Michael Goldhaber’s prescient 1997 article “The Attention Economy and the Net” argues that we are at a time of transition between economic systems. The industrial economy is giving way to an attention economy – and with it the way value is apportioned.
The underlying argument is that when there is an abundance of information the value of any piece of it declines because much of it is substitutable. The only defense is originality – and even then it is constrained because we only have 24 hours to give attention – and the glut of information sometimes distracts from finding originality.
What’s hard to fathom is that organizations that historically have been dedicated to distributing or controlling original information are the very ones that seem to have the biggest problems with this transition. What is most odd is that many of these organizations are “attention” businesses – trading on the fact that if you have someone’s attention you can redirect it – say towards some product, service or goods.
Also odd is that many of the winners are also attention companies – just trading on attention in different ways. These, mostly web companies, start with the premise that lots of information is available – but that is not what drives their popularity. It is that they treat attention as reciprocal. They use aggregated and filtered attention to deliver new value to users (page rank, friends suggestions and most popular are all link attention) – delivering better search and broader audience for creations and finds. Their algorithms are proxies for attention.
Rob Horning in a PopMatters article talks about the psychological and cultural importance of attention, linking recognition as critical for shaping attention habits. No man is an island, and relationships we foster between people and institutional validate our personal identities. The more that relationship allows interaction the richer the validation. Designing sites to focus on attention tracking and reciprocal attention, as most social media sites do, encourages a fundamental human behavior, while enlarging ones sphere of influence. It is no wonder these sites are so disruptive to traditional media organizations – the reciprocal relationships they engender confer both legitimacy and relevance to the user.
John Hagel also sees a strong psychological component to reciprocal relationships saying “we are unlikely to offer that attention unless something of compelling value is offered in return.” That something else is reciprocal attention.
In the years since those posts were written organizations large and small are turning to social media to build dialogue with and between their customers. It’s a return to a direct relationship between the company and the customer.
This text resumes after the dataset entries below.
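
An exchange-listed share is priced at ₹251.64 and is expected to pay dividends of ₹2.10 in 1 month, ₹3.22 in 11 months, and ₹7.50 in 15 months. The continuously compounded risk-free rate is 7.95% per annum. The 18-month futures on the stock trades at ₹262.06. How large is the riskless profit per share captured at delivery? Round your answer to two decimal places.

PV(dividends) I = 2.10·e^(−0.0795·1/12) + 3.22·e^(−0.0795·11/12) + 7.50·e^(−0.0795·15/12) = 11.8703
Fair futures F* = (S − I)·e^(rT) = (251.64 − 11.8703)·e^0.119250 = 239.7697 × 1.126652 = 270.1370
Market ₹262.06 < fair 270.1370: forward underpriced → reverse cash-and-carry (short the stock, invest proceeds at r, pay the dividends, go long the forward).
Profit at T = |F_mkt − F*| = |262.06 − 270.1370| = ₹8.08 per share

₹8.08 per share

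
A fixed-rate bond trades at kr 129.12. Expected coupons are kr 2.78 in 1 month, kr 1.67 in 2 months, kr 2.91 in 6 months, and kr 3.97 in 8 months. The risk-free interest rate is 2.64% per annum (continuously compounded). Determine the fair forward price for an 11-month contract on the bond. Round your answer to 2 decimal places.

kr 120.80

PV(coupons) I = 2.78·e^(−0.0264·1/12) + 1.67·e^(−0.0264·2/12) + 2.91·e^(−0.0264·6/12) + 3.97·e^(−0.0264·8/12)
I = 2.7739 + 1.6627 + 2.8718 + 3.9007 = 11.2091
F = (S − I)·e^(rT) = (129.12 − 11.2091) · e^(0.0264·11/12)
= 117.9109 · e^0.024200 = 117.9109 × 1.024495 = kr 120.80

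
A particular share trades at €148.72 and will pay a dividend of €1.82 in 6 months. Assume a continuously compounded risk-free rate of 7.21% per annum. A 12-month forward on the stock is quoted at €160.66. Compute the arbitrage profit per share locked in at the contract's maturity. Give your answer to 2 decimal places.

€2.71 per share

PV(dividends) I = 1.82·e^(−0.0721·6/12) = 1.7556
Fair forward F* = (S − I)·e^(rT) = (148.72 − 1.7556)·e^0.072100 = 146.9644 × 1.074763 = 157.9519
Market €160.66 > fair 157.9519: forward overpriced → cash-and-carry (borrow at r, buy the stock and collect the dividends, short the forward).
Profit at T = |F_mkt − F*| = |160.66 − 157.9519| = €2.71 per share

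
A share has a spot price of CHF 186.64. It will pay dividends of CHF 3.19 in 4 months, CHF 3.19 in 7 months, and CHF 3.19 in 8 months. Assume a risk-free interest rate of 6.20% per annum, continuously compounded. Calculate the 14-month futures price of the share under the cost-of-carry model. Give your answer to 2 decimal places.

CHF 190.68

PV(dividends) I = 3.19·e^(−0.0620·4/12) + 3.19·e^(−0.0620·7/12) + 3.19·e^(−0.0620·8/12)
I = 3.1247 + 3.0767 + 3.0608 = 9.2622
F = (S − I)·e^(rT) = (186.64 − 9.2622) · e^(0.0620·14/12)
= 177.3778 · e^0.072333 = 177.3778 × 1.075013 = CHF 190.68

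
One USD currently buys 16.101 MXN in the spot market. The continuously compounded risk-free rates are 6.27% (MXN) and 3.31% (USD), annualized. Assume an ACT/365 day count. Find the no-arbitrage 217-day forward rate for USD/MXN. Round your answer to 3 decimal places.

F = S·e^((r_MXN − r_USD)T) = 16.101 · e^((0.0627 − 0.0331) × 217/365)
= 16.101 · e^0.017598 = 16.101 × 1.017754
F = 16.387 MXN per USD

16.387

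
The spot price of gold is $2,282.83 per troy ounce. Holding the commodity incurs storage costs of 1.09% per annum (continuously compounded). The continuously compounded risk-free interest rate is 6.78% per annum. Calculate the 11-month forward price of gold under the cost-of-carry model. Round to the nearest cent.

Net carry = r + u − y = 0.0678 + 0.0109 − 0.0000 = 0.0787
F = S·e^((r+u−y)T) = 2282.83 · e^(0.0787 × 11/12) = 2282.83 · e^0.07214167
= 2282.83 × 1.07480760 = $2,453.60 per troy ounce

$2,453.60 per troy ounce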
Deborah Shultz calls it weaving.
What’s most interesting to me is that traditional media while late to the show understanding this, and seem to be jumping on board.
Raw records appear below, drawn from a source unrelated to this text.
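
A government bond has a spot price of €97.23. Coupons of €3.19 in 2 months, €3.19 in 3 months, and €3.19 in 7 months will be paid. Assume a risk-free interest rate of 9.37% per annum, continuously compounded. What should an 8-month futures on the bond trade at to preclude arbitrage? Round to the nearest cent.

€93.62

PV(coupons) I = 3.19·e^(−0.0937·2/12) + 3.19·e^(−0.0937·3/12) + 3.19·e^(−0.0937·7/12)
I = 3.1406 + 3.1161 + 3.0203 = 9.2770
F = (S − I)·e^(rT) = (97.23 − 9.2770) · e^(0.0937·8/12)
= 87.9530 · e^0.062467 = 87.9530 × 1.064459 = €93.62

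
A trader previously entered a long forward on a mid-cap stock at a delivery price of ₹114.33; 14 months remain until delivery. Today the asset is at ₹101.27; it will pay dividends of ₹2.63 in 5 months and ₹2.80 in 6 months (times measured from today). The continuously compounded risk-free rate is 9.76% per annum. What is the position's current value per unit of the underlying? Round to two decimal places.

-₹5.95

PV(remaining dividends) I = 2.63·e^(−0.0976·5/12) + 2.80·e^(−0.0976·6/12) = 5.1918
Current forward F = (S − I)·e^(rT) = (101.27 − 5.1918)·e^(0.0976·14/12) = 96.0782 × 1.120603 = 107.6655
Value (long) = (F − K)·e^(−rT) = (107.6655 − 114.33) × 0.892377 = -5.9472
Value = -₹5.95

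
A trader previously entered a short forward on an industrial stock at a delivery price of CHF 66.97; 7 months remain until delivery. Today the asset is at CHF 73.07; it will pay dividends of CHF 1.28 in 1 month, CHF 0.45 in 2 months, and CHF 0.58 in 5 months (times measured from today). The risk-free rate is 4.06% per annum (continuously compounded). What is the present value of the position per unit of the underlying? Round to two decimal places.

-CHF 5.37

PV(remaining dividends) I = 1.28·e^(−0.0406·1/12) + 0.45·e^(−0.0406·2/12) + 0.58·e^(−0.0406·5/12) = 2.2929
Current forward F = (S − I)·e^(rT) = (73.07 − 2.2929)·e^(0.0406·7/12) = 70.7771 × 1.023966 = 72.4733
Value (long) = (F − K)·e^(−rT) = (72.4733 − 66.97) × 0.976595 = 5.3745
Short position value = −(long value) = -CHF 5.37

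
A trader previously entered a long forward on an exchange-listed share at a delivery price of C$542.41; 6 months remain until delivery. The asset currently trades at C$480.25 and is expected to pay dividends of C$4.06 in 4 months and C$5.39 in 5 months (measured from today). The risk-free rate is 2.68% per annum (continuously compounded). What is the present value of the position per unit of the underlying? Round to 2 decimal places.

-C$64.29

PV(remaining dividends) I = 4.06·e^(−0.0268·4/12) + 5.39·e^(−0.0268·5/12) = 9.3540
Current forward F = (S − I)·e^(rT) = (480.25 − 9.3540)·e^(0.0268·6/12) = 470.8960 × 1.013490 = 477.2484
Value (long) = (F − K)·e^(−rT) = (477.2484 − 542.41) × 0.986689 = -64.2942
Value = -C$64.29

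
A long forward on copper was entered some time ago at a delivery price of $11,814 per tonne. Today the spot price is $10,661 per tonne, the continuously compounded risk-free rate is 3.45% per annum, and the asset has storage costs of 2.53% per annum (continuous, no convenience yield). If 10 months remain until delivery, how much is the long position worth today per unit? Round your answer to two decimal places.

Current fair forward for the remaining 10 months: F = S·e^((r + u)·T), (r + u) = 0.0345 + 0.0253 = 0.0598
F = 10661 · e^(0.0598 × 10/12) = 10661 × 1.05109590 = 11205.7334
Value of long forward = (F − K)·e^(−rT) = (11205.7334 − 11814) · e^(−0.0345·10/12)
= -608.2666 × 0.97165935 = -591.03

-$591.03 per tonne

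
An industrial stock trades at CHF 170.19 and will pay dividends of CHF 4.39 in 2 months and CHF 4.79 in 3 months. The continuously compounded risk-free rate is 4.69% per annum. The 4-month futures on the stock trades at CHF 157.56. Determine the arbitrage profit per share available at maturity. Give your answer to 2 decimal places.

PV(dividends) I = 4.39·e^(−0.0469·2/12) + 4.79·e^(−0.0469·3/12) = 9.0900
Fair futures F* = (S − I)·e^(rT) = (170.19 − 9.0900)·e^0.015633 = 161.1000 × 1.015756 = 163.6383
Market CHF 157.56 < fair 163.6383: forward underpriced → reverse cash-and-carry (short the stock, invest proceeds at r, pay the dividends, go long the forward).
Profit at T = |F_mkt − F*| = |157.56 − 163.6383| = CHF 6.08 per share

CHF 6.08 per share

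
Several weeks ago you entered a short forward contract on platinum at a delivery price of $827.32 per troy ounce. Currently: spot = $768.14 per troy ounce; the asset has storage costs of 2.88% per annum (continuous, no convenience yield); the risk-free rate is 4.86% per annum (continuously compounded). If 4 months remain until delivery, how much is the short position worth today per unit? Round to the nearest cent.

Current fair forward for the remaining 4 months: F = S·e^((r + u)·T), (r + u) = 0.0486 + 0.0288 = 0.0774
F = 768.14 · e^(0.0774 × 4/12) = 768.14 × 1.026136 = 788.2161
Value of long forward = (F − K)·e^(−rT) = (788.2161 − 827.32) · e^(−0.0486·4/12)
= -39.1039 × 0.983931 = -38.48
Short position value = −(long value) = $38.48

$38.48 per troy ounce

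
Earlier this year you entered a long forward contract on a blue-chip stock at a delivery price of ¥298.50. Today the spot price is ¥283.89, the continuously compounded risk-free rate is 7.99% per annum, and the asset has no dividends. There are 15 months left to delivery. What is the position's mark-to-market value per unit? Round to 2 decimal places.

¥13.76

Current fair forward for the remaining 15 months: F = S·e^(r·T), r = 0.0799
F = 283.89 · e^(0.0799 × 15/12) = 283.89 × 1.105033 = 313.7078
Value of long forward = (F − K)·e^(−rT) = (313.7078 − 298.50) · e^(−0.0799·15/12)
= 15.2078 × 0.904951 = 13.76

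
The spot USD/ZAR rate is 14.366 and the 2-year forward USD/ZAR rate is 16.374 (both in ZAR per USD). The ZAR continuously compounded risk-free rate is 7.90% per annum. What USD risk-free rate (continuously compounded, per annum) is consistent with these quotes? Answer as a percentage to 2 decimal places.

F = S·e^((r_ZAR − r_USD)T) ⇒ r_USD = r_ZAR − ln(F/S)/T
ln(16.374/14.366) = 0.130830; /(2) = 0.065415
r_USD = 0.0790 − 0.065415 = 0.013585
r_USD = 1.36%

1.36%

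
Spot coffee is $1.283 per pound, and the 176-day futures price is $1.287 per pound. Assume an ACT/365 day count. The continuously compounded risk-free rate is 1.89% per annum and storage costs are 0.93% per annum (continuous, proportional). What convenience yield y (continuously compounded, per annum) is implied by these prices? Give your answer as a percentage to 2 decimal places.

F = S·e^((r+u−y)T) ⇒ (r+u−y) = ln(F/S)/T
ln(1.287/1.283) = 0.003113; /T ⇒ 0.006456
y = r + u − ln(F/S)/T = 0.0189 + 0.0093 − 0.006456 = 0.021744
y = 2.17%

2.17%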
The CBS purchase of Last.fm one example. The Washington Post recent story on Teen Shopping is another. A single story on teen shopping weaves a financial story together with personal stories that elaborate points while rewarding participants with respectful recognition. It’s a formula that’s bound to engage the social networks of profiled teens – encouraging online and physical reading – and dialogue that is part of every Post article. It’s good story telling – and relationship building.
A brand has to communicate – and that communication has to be reciprocal if it’s going to hold its own – in the attention economy.